The OSI Data Link Layer
By Stephen Bucaro
The Data Link layer (OSI layer 2) contains two sub-layers; the Logical Link Control
(LLC), and the Media Access Control (MAC). IEEE specification 802.2 defines the LLC,
while the IEEE specifications 802.3 and 802.5 define the MAC for Ethernet and Token Ring.
All hosts on a network, including network devices such as printers and routers,
must have a unique identifier called the Media Access Control address. The Data
Link layer uses MAC addresses is to pass data frames from the Physical layer to the Network
layer and vice versa. The use of MAC addresses permits the direction of data within
the same network, but not across routers.
The Bridge and Switch
The major network device that operates at the Data Link layer is the bridge and switch.
The bridge stores a list of MAC addresses that are connected to each of its ports. It reads
the destination MAC address in each packet it receives. Because the bridge does not modify
the packet in any way, the process is called transparent bridging.
If the destination is on the same network segment the bridge discards the packet.

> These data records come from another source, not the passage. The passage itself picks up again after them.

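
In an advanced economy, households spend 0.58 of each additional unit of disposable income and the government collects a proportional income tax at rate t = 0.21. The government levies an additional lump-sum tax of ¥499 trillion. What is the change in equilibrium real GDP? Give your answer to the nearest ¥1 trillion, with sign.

A lump-sum tax change of +¥499 trillion shifts disposable income by −¥499 trillion; first-round consumption changes by −c × ΔT = −0.58 × (+¥499 trillion) = −¥289.42 trillion.
Expenditure multiplier = 1/(1 − c(1−t)) = 1/(1 − 0.58×0.79) = 1/0.5418 ≈ 1.846.
The tax multiplier is −c × k ≈ −1.071, so ΔY = k × (−c·ΔT) = (−¥289.42 trillion) / 0.5418 ≈ −¥534 trillion.

−¥534 trillion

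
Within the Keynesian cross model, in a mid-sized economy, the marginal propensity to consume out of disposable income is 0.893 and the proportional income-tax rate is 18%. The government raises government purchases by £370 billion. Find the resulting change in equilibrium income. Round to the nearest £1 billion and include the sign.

+£1,382 billion

Spending multiplier = 1/(1 − c(1−t)) = 1/(1 − 0.893×0.82) = 1/0.26774 ≈ 3.735.
ΔY = k × ΔG = (+£370 billion) / 0.26774 ≈ +£1,382 billion.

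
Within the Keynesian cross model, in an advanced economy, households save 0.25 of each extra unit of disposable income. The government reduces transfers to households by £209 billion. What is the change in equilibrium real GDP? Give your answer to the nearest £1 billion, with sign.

−£627 billion

MPC = 1 − MPS = 1 − 0.25 = 0.75.
The transfer change shifts disposable income by −£209 billion, so first-round consumption changes by c·ΔTR = 0.75 × (−£209 billion) = −£156.75 billion.
Expenditure multiplier = 1/(1 − MPC) = 1/(1 − 0.75) = 1/0.25 = 4.
The transfer multiplier is c × k = 3, so ΔY = k × (c·ΔTR) = (−£156.75 billion) / 0.25 = −£627 billion.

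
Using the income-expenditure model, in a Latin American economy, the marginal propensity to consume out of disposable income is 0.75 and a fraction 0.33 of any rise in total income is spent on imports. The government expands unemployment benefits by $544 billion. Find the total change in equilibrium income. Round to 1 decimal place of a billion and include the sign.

+$703.4 billion

The transfer change shifts disposable income by +$544 billion, so first-round consumption changes by c·ΔTR = 0.75 × (+$544 billion) = +$408 billion.
Expenditure multiplier = 1/(1 − c + m) = 1/(1 − 0.75 + 0.33) = 1/0.58 ≈ 1.724.
The transfer multiplier is c × k ≈ 1.293, so ΔY = k × (c·ΔTR) = (+$408 billion) / 0.58 ≈ +$703.4 billion.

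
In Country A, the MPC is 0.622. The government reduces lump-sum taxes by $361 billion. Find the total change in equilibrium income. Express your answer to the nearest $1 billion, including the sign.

+$594 billion

A lump-sum tax change of −$361 billion shifts disposable income by +$361 billion; first-round consumption changes by −c × ΔT = −0.622 × (−$361 billion) = +$224.542 billion.
Expenditure multiplier = 1/(1 − MPC) = 1/(1 − 0.622) = 1/0.378 ≈ 2.646.
The tax multiplier is −c × k ≈ −1.646, so ΔY = k × (−c·ΔT) = (+$224.542 billion) / 0.378 ≈ +$594 billion.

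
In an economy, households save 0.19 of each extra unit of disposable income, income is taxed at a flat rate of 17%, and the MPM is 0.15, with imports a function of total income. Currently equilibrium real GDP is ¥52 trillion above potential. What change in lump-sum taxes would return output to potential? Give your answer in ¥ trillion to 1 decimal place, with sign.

MPC = 1 − MPS = 1 − 0.19 = 0.81.
Spending multiplier = 1/(1 − c(1−t) + m) = 1/(1 − 0.81×0.83 + 0.15) = 1/0.4777 ≈ 2.093.
Tax multiplier = −c·k = −0.81/0.4777 ≈ −1.696. Need ΔY = −¥52 trillion, so ΔT = ΔY/(−c·k) = −(−¥52 trillion) × 0.4777 / 0.81 ≈ +¥30.7 trillion.
The government should raise lump-sum taxes by ¥30.7 trillion.

+¥30.7 trillion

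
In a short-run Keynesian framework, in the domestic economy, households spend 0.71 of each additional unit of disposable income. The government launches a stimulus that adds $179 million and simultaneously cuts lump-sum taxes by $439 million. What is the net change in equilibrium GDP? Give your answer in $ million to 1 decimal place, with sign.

Expenditure multiplier = 1/(1 − MPC) = 1/(1 − 0.71) = 1/0.29 ≈ 3.448.
ΔG contributes k·ΔG = (+$179 million) / 0.29 ≈ +$617.2 million.
ΔT of −$439 million changes first-round spending by −c·ΔT = +$311.69 million, contributing k·(−c·ΔT) = (+$311.69 million) / 0.29 ≈ +$1,074.8 million.
Net ΔY = k(ΔG − c·ΔT) = (+$490.69 million) / 0.29 ≈ +$1,692 million.

+$1,692.0 million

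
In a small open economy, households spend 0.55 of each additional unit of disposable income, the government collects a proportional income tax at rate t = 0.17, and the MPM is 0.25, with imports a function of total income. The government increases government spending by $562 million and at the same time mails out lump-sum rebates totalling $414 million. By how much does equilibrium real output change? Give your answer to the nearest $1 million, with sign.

+$995 million

Expenditure multiplier = 1/(1 − c(1−t) + m) = 1/(1 − 0.55×0.83 + 0.25) = 1/0.7935 ≈ 1.26.
ΔG contributes k·ΔG = (+$562 million) / 0.7935 ≈ +$708.3 million.
ΔT of −$414 million changes first-round spending by −c·ΔT = +$227.7 million, contributing k·(−c·ΔT) = (+$227.7 million) / 0.7935 ≈ +$287 million.
Net ΔY = k(ΔG − c·ΔT) = (+$789.7 million) / 0.7935 ≈ +$995 million.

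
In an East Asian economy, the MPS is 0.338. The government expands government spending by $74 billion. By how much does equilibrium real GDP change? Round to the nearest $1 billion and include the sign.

+$219 billion

MPC = 1 − MPS = 1 − 0.338 = 0.662.
Spending multiplier = 1/(1 − MPC) = 1/(1 − 0.662) = 1/0.338 ≈ 2.959.
ΔY = k × ΔG = (+$74 billion) / 0.338 ≈ +$219 billion.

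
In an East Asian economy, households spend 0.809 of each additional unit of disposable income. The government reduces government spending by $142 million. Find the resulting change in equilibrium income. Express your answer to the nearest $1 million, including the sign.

Expenditure multiplier = 1/(1 − MPC) = 1/(1 − 0.809) = 1/0.191 ≈ 5.236.
ΔY = k × ΔG = (−$142 million) / 0.191 ≈ −$743 million.

−$743 million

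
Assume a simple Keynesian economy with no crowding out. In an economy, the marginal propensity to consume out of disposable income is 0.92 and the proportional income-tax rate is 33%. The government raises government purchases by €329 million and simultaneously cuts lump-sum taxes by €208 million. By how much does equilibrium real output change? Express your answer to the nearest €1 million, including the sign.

+€1,357 million

Expenditure multiplier = 1/(1 − c(1−t)) = 1/(1 − 0.92×0.67) = 1/0.3836 ≈ 2.607.
ΔG contributes k·ΔG = (+€329 million) / 0.3836 ≈ +€857.7 million.
ΔT of −€208 million changes first-round spending by −c·ΔT = +€191.36 million, contributing k·(−c·ΔT) = (+€191.36 million) / 0.3836 ≈ +€498.9 million.
Net ΔY = k(ΔG − c·ΔT) = (+€520.36 million) / 0.3836 ≈ +€1,357 million.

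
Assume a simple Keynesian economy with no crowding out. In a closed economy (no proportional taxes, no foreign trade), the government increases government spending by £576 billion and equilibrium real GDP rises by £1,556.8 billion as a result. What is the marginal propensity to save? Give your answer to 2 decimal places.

Implied spending multiplier k = ΔY/ΔG = 1,556.8/576 ≈ 2.7028.
Since k = 1/(1 − MPC), MPC = 1 − 1/k = 1 − ΔG/ΔY = 1 − 576/1,556.8 ≈ 0.63.
MPS = 1 − MPC = 0.37.

0.37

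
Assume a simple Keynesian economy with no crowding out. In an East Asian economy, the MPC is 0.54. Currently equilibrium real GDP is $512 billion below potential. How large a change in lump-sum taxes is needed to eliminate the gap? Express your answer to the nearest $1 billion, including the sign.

−$436 billion

Spending multiplier = 1/(1 − MPC) = 1/(1 − 0.54) = 1/0.46 ≈ 2.174.
Tax multiplier = −c·k = −0.54/0.46 ≈ −1.174. Need ΔY = +$512 billion, so ΔT = ΔY/(−c·k) = −(+$512 billion) × 0.46 / 0.54 ≈ −$436 billion.
The government should cut lump-sum taxes by $436 billion.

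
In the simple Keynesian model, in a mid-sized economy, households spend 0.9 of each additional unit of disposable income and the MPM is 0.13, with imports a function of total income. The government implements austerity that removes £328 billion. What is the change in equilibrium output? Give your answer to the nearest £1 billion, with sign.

−£1,426 billion

Expenditure multiplier = 1/(1 − c + m) = 1/(1 − 0.9 + 0.13) = 1/0.23 ≈ 4.348.
ΔY = k × ΔG = (−£328 billion) / 0.23 ≈ −£1,426 billion.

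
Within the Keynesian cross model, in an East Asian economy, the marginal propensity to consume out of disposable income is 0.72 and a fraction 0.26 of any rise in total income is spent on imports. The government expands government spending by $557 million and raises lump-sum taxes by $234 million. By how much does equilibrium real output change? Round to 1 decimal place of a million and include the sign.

Expenditure multiplier = 1/(1 − c + m) = 1/(1 − 0.72 + 0.26) = 1/0.54 ≈ 1.852.
ΔG contributes k·ΔG = (+$557 million) / 0.54 ≈ +$1,031.5 million.
ΔT of +$234 million changes first-round spending by −c·ΔT = −$168.48 million, contributing k·(−c·ΔT) = (−$168.48 million) / 0.54 = −$312 million.
Net ΔY = k(ΔG − c·ΔT) = (+$388.52 million) / 0.54 ≈ +$719.5 million.

+$719.5 million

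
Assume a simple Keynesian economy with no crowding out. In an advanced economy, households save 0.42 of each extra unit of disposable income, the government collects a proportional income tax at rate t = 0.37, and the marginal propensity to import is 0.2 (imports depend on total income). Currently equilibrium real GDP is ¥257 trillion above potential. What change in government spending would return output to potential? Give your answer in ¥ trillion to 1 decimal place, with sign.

−¥214.5 trillion

MPC = 1 − MPS = 1 − 0.42 = 0.58.
Spending multiplier = 1/(1 − c(1−t) + m) = 1/(1 − 0.58×0.63 + 0.2) = 1/0.8346 ≈ 1.198.
Need ΔY = −¥257 trillion, so ΔG = ΔY/k = (−¥257 trillion) × 0.8346 ≈ −¥214.5 trillion.
The government should cut government spending by ¥214.5 trillion.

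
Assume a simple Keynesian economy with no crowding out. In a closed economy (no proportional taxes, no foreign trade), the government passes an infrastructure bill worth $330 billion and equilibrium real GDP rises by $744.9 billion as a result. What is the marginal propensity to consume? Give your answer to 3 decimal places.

0.557

Implied spending multiplier k = ΔY/ΔG = 744.9/330 ≈ 2.2573.
Since k = 1/(1 − MPC), MPC = 1 − 1/k = 1 − ΔG/ΔY = 1 − 330/744.9 ≈ 0.557.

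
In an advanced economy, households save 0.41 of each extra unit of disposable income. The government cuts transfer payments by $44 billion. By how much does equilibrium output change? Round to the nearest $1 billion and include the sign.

−$63 billion

MPC = 1 − MPS = 1 − 0.41 = 0.59.
The transfer change shifts disposable income by −$44 billion, so first-round consumption changes by c·ΔTR = 0.59 × (−$44 billion) = −$25.96 billion.
Expenditure multiplier = 1/(1 − MPC) = 1/(1 − 0.59) = 1/0.41 ≈ 2.439.
The transfer multiplier is c × k ≈ 1.439, so ΔY = k × (c·ΔTR) = (−$25.96 billion) / 0.41 ≈ −$63 billion.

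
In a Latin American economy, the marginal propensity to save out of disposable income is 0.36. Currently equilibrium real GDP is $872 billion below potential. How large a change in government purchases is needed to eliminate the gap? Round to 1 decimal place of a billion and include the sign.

+$313.9 billion

MPC = 1 − MPS = 1 − 0.36 = 0.64.
Spending multiplier = 1/(1 − MPC) = 1/(1 − 0.64) = 1/0.36 ≈ 2.778.
Need ΔY = +$872 billion, so ΔG = ΔY/k = (+$872 billion) × 0.36 ≈ +$313.9 billion.
The government should increase government purchases by $313.9 billion.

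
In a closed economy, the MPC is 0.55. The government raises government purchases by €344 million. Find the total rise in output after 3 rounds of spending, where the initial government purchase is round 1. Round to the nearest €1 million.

Round 1 adds ΔG = €344 million; each later round is MPC = 0.55 times the previous.
After 3 rounds: 344 + 189.2 + 104.06 = ΔG·(1 − c^3)/(1 − c) = 344 × (1 − 0.166375)/0.45 ≈ €637 million.

€637 million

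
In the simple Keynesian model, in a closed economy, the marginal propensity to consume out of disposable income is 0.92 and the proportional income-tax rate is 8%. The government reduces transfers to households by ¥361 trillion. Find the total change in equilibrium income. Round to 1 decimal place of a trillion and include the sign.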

If the destination is on a different segment, the bridge forwards the packet to the
proper segment. If the bridge’s MAC address table does not list the destination, the
packet is forwarded to all segments except the segment of origin and waits for a
device to respond. If a device responds, the bridge can update its MAC address table
to include that MAC address.
A switch is similar to a bridge in the way it forwards packets through a network,
except the switch can forward packets between ports simultaneously. A switch can
segment a network into as many parts as the number of ports the switch has. In an
entirely switched network, each device connects to a switch rather than a hub. This
allows for the speed of the network to be the combined speed of all the ports.